Retrouver le piano c'est retrouver sa mère
« J'avais appris la musique avant de savoir lire et ma mère eut le don du piano, sinon celui des symboles charnels. »
La deuxième boucle enferme la narratrice et l'accordeur. Il est aveugle, marié à une aveugle, il se déplace avec un chien et une canne blanche
La narratrice s'abandonne dans le piano :
« …comme lorsqu'on se dépouille… »
« Je crois que j'ai dû jouer plusieurs jours et toutes les nuits qui suivirent. En fait, j'ai oublié combien cela dura, j'avais fermé les volets et je m'étais également séparée de la grande pendule à balancier. »
Elle s'abandonne à l'accordeur :
« Et puis lui avait toute ma peau dans sa bouche, ça s'entendait quand il parlait, alors il me renversa sur le clavier du piano. »
Le piano est un appel :
« Au début, il attendait que le piano résonne faux pour venir me voir, c'est pour cela aussi que je jouais tout le temps. »
Le piano est un lien avec l'accordeur :
L'accordeur ne voit pas le monde tel qu'il est ; lorsqu'elle joue, elle aussi, devient aveugle. Mais il lui demande plus.
« Il avait exigé que je porte pour seul tissu un bandeau autour de mes yeux, que je m'habille de la nuit. »
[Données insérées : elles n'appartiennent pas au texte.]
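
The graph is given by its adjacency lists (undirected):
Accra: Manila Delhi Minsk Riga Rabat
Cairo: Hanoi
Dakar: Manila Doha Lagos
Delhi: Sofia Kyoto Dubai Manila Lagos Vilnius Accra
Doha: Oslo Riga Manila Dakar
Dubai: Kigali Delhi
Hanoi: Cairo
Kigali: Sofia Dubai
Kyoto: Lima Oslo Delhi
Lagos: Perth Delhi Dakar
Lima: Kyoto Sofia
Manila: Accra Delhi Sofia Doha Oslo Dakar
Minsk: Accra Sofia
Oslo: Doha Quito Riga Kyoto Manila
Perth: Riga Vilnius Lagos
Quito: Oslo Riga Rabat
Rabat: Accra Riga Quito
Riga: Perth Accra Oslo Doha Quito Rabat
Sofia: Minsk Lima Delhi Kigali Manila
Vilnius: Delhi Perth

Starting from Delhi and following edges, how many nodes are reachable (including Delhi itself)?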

Elle entend comme un aveugle…
« Souvent, j'entendais les pas feutrés du chien ou le martèlement de la canne blanche sur la pierre des escaliers, dans le bas des portes, je sentais la paume de sa main le long des murs. »
« Alors je cessais de jouer du piano, j'écoutais ses sons. »
« Les paliers étaient laids, il ne le savait pas. »
La troisième boucle enferme la narratrice, sa mère, et la fille de l'accordeur :
La petite fille fait jouer à la narratrice le rôle de mère lorsqu'elle lui demande de lui apprendre le piano.
– « Je ne t'avais jamais vue.
– Mes parents non plus ne m'ont jamais vue. Dis, tu veux bien m'apprendre le piano ?
La petite fille et la narratrice souffrent d'un même manque. L'absence de leurs parents. La première voit ses parents, mais eux ne la voient pas. La seconde est orpheline de sa mère. le piano est un moyen de les retrouver.
Au-delà de la vision peut-être simplificatrice que j'ai proposée, la nouvelle traite du manque, de l'abandon, de la recherche de l'autre, de la déception, de l'espoir.
Si c'est une première nouvelle. Alors je dis Bravo. Encore. Continuez.